Kendell Geers in “OrnAmenTum’EtKriMen” at M77 Gallery

Kendell Geers, Les Fleures du mal 1318. Courtesy of M77 Gallery.

Kendell Geers, Les Fleures du mal 1318. Courtesy of M77 Gallery.

This is the last month to see South African artist Kendell Geers’s lavishly, even aggressively, detailed long-term exhibition at Milan’s M77 Gallery. The show takes its name from Adolf Loos’s seminal 1908 essay “Ornament and Crime,” which argued against the decorative use of ornament in architecture as excessive indulgence. The essay would be fundamental in the development of Minimalist architectural trends, including the white-cube gallery setting. Here, Geers dramatically intervenes into the gallery space, incorporating elements of installation art, video, sculpture, and painting to visually disrupt convention and juxtapose disparate materials, intense colors, and bold patterns in an ornamentally decadent and intentionally provocative way.

 

Rosie Ranauro in “Grow More Eyes” at LaMontagne Gallery

Rosie Ranauro, Your Vision is Clear. Courtesy of LaMontagne Gallery.

Rosie Ranauro, Your Vision is Clear. Courtesy of LaMontagne Gallery.

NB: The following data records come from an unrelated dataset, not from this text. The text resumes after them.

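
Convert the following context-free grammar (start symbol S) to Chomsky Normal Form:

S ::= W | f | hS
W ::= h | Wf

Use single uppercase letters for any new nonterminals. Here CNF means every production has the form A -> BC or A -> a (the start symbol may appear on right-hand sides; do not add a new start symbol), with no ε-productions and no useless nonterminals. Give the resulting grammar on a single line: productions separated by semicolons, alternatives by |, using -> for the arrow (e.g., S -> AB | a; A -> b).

S -> f | h | BS | WA; A -> f; B -> h; W -> h | WA

No ε-productions.
After unit-elimination: S -> f | h | Wf | hS; W -> h | Wf.
TERM: introduce A -> f, B -> h and substitute in every rule of length ≥2.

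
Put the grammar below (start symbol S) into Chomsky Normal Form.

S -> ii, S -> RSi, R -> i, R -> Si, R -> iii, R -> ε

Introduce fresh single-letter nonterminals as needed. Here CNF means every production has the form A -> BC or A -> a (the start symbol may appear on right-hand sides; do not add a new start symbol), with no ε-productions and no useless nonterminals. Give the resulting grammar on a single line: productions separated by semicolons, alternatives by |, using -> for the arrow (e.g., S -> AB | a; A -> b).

S -> AA | RC | SA; A -> i; B -> AA; C -> SA; R -> i | AB | SA

Nullable: {R}; after ε-elimination: S -> Si | ii | RSi; R -> i | Si | iii.
No unit productions to eliminate.
TERM: introduce A -> i and substitute in every rule of length ≥2.
BIN: R -> AAA becomes R -> AB, B -> AA; S -> RSA becomes S -> RC, C -> SA.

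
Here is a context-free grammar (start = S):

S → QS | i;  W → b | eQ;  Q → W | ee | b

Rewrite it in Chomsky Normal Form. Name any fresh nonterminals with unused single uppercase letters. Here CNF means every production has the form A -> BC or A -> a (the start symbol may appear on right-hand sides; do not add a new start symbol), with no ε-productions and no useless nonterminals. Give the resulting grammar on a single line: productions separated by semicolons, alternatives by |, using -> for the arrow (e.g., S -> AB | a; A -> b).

S -> i | QS; A -> e; Q -> b | AA | AQ

No ε-productions.
After unit-elimination: S -> i | QS; Q -> b | eQ | ee; W -> b | eQ.
TERM: introduce A -> e and substitute in every rule of length ≥2.
Drop unreachable/unproductive: W.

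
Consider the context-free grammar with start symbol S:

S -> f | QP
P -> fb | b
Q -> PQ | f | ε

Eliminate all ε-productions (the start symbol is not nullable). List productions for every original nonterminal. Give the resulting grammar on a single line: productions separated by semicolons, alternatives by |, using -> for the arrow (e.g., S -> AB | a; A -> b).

Nullable set: {Q}.
S -> QP: Q nullable, giving P | QP.
Drop Q -> ε.
Q -> PQ: Q nullable, giving P | PQ.
Unchanged (no nullable symbols): S -> f; P -> b; P -> fb; Q -> f.

S -> P | f | QP; P -> b | fb; Q -> P | f | PQ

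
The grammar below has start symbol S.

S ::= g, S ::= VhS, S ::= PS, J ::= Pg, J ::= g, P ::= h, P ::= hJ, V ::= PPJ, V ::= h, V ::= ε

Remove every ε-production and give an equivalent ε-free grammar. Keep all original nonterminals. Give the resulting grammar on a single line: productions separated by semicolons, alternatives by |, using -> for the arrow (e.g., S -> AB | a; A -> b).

S -> g | PS | hS | VhS; J -> g | Pg; P -> h | hJ; V -> h | PPJ

Nullable set: {V}.
S -> VhS: V nullable, giving VhS | hS.
Drop V -> ε.
Unchanged (no nullable symbols): S -> PS; S -> g; J -> Pg; J -> g; P -> h; P -> hJ; V -> PPJ; V -> h.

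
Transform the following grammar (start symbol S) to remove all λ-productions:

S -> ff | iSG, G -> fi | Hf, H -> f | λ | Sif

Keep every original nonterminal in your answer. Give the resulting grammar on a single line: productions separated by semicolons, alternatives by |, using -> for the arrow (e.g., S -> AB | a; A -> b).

Nullable set: {H}.
G -> Hf: H nullable, giving Hf | f.
Drop H -> λ.
Unchanged (no nullable symbols): S -> ff; S -> iSG; G -> fi; H -> Sif; H -> f.

S -> ff | iSG; G -> f | Hf | fi; H -> f | Sif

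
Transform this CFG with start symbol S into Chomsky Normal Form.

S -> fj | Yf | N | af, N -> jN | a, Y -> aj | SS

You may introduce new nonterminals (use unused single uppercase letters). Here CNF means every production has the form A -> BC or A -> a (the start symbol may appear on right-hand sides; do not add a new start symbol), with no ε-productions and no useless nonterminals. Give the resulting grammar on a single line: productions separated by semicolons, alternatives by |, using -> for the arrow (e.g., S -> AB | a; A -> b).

No ε-productions.
After unit-elimination: S -> a | Yf | af | fj | jN; N -> a | jN; Y -> SS | aj.
TERM: introduce C -> a, B -> f, A -> j and substitute in every rule of length ≥2.

S -> a | AN | BA | CB | YB; A -> j; B -> f; C -> a; N -> a | AN; Y -> CA | SS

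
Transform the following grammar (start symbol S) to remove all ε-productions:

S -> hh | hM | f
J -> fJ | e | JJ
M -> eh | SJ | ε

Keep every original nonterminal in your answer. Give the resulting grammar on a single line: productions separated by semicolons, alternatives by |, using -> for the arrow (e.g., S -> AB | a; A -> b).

S -> f | h | hM | hh; J -> e | JJ | fJ; M -> SJ | eh

Nullable set: {M}.
S -> hM: M nullable, giving h | hM.
Drop M -> ε.
Unchanged (no nullable symbols): S -> f; S -> hh; J -> JJ; J -> e; J -> fJ; M -> SJ; M -> eh.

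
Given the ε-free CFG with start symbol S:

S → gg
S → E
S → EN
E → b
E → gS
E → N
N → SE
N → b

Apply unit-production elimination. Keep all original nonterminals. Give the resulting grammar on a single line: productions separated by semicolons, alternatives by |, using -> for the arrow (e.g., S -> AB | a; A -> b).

S -> b | EN | SE | gS | gg; E -> b | SE | gS; N -> b | SE

Unit productions: E->N, S->E.
Unit pairs (A ⇒* B via units): (E,N), (S,E), (S,N).
S: inherits non-unit rules of {E, N, S} → EN | SE | b | gS | gg.
E: inherits non-unit rules of {E, N} → SE | b | gS.
N: inherits non-unit rules of {N} → SE | b.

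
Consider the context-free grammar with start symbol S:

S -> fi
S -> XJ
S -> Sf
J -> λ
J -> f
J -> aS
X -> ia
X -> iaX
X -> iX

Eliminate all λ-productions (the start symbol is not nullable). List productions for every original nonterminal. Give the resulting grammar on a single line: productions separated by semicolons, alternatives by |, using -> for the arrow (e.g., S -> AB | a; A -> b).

S -> X | Sf | XJ | fi; J -> f | aS; X -> iX | ia | iaX

Nullable set: {J}.
S -> XJ: J nullable, giving X | XJ.
Drop J -> λ.
Unchanged (no nullable symbols): S -> Sf; S -> fi; J -> aS; J -> f; X -> iX; X -> ia; X -> iaX.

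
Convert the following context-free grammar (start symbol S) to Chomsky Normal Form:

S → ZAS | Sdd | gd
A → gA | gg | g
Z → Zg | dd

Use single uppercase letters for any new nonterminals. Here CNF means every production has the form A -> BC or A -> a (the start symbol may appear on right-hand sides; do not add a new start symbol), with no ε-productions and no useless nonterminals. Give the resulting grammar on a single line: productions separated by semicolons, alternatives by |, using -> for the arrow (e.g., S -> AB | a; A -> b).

S -> BC | SD | ZE; A -> g | BA | BB; B -> g; C -> d; D -> CC; E -> AS; Z -> CC | ZB

No ε-productions.
No unit productions to eliminate.
TERM: introduce C -> d, B -> g and substitute in every rule of length ≥2.
BIN: S -> SCC becomes S -> SD, D -> CC; S -> ZAS becomes S -> ZE, E -> AS.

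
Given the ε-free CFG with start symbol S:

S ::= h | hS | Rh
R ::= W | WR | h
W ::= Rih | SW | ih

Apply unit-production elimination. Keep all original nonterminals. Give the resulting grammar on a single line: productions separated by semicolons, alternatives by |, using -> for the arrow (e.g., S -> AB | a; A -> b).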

Interdisciplinary artist Rosie Ranauro’s canvases assume a bodily presence—figures appear to chat and interact across canvases as they shift in and out of focus. At times there is a ghostly feel to her works, and certainly the themes Ranauro addresses are serious: grief and healing. But a deep faith and budding sense of renewal underscore the images and seem to say that spring is on the way.